The goal of Dai’s team was to explore the missing baryon, or baryon loss, problem in the nearby regions of the universe. They established the nature of the problem by comparing the primordial universe’s measured baryons density (from before star and galaxy formation) with current measured baryon densities for a number of relatively nearby galaxies and galaxy clusters. Maps of the cosmic microwave background radiation yield the primordial baryon density while the dynamics of satellite galaxies and results from gravitational lensing measurements determine the current baryon density of galaxies and galaxy clusters.

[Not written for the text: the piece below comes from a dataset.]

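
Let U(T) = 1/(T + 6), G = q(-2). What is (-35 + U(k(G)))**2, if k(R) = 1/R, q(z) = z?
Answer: 146689/121 ≈ 1212.3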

Dai’s team found that the most massive of galaxy clusters (see figure 1) suffered virtually no loss of baryons over the 14-billion-year history of the universe. However, the researchers observed that the smaller the galaxy cluster mass, the greater the percentage of its baryons lost to intergalactic cluster space. They found the same kind of correlation for individual galaxies. The less massive the galaxy, the more of its original baryons supply it lost to intergalactic space. In verifying the tight inverse correlation between total mass and baryon loss, Dai’s team noted that galaxy clusters and individual galaxies of the same mass exhibit the same degree of baryon loss.
Though not commented on by Dai’s team, a specified degree of baryon loss is crucial for determining whether or not a galaxy and the cluster in which it resides is a candidate for supporting life. The specification is all the more demanding in the case of advanced life.
A low rate of baryon loss negates a galaxy’s chance of supporting advanced life. A low rate implies that galaxies will be jammed together too tightly for a galaxy’s structure to remain sufficiently undisturbed over cosmic history and that galaxies will be too large for advanced life. It also implies that much of a galaxy’s star formation will take place far too early in cosmic history (the first few billion years). For example, advanced life demands a spiral galaxy structure with star formation occurring steadily over the past 14 billion years.
Conversely, a high baryon loss rate implies galaxies spread too far apart from one another, too small in size, and a too delayed star formation history. For advanced life to be possible, the baryon loss rate for the host galaxy and the host cluster must be fine-tuned, that is, held at just-right values. Consequently, the baryon loss rate adds yet one more characteristic to the already very long list2 of cosmic and galactic features that must be fine-tuned for advanced life to be possible—strongly implying the work of an all-knowing, purposeful, all-powerful, and all-loving Creator.
- Xinyu Dai et al., “On the Baryon Fractions in Clusters and Groups of Galaxies,” Astrophysical Journal 719 (August 10, 2010): 119–25.
- Hugh Ross, Why the Universe Is the Way It Is (Grand Rapids: Baker, 2008), 119–24, 213–14; Hugh Ross, More Than a Theory (Grand Rapids: Baker, 2009): 243–44, 259–60.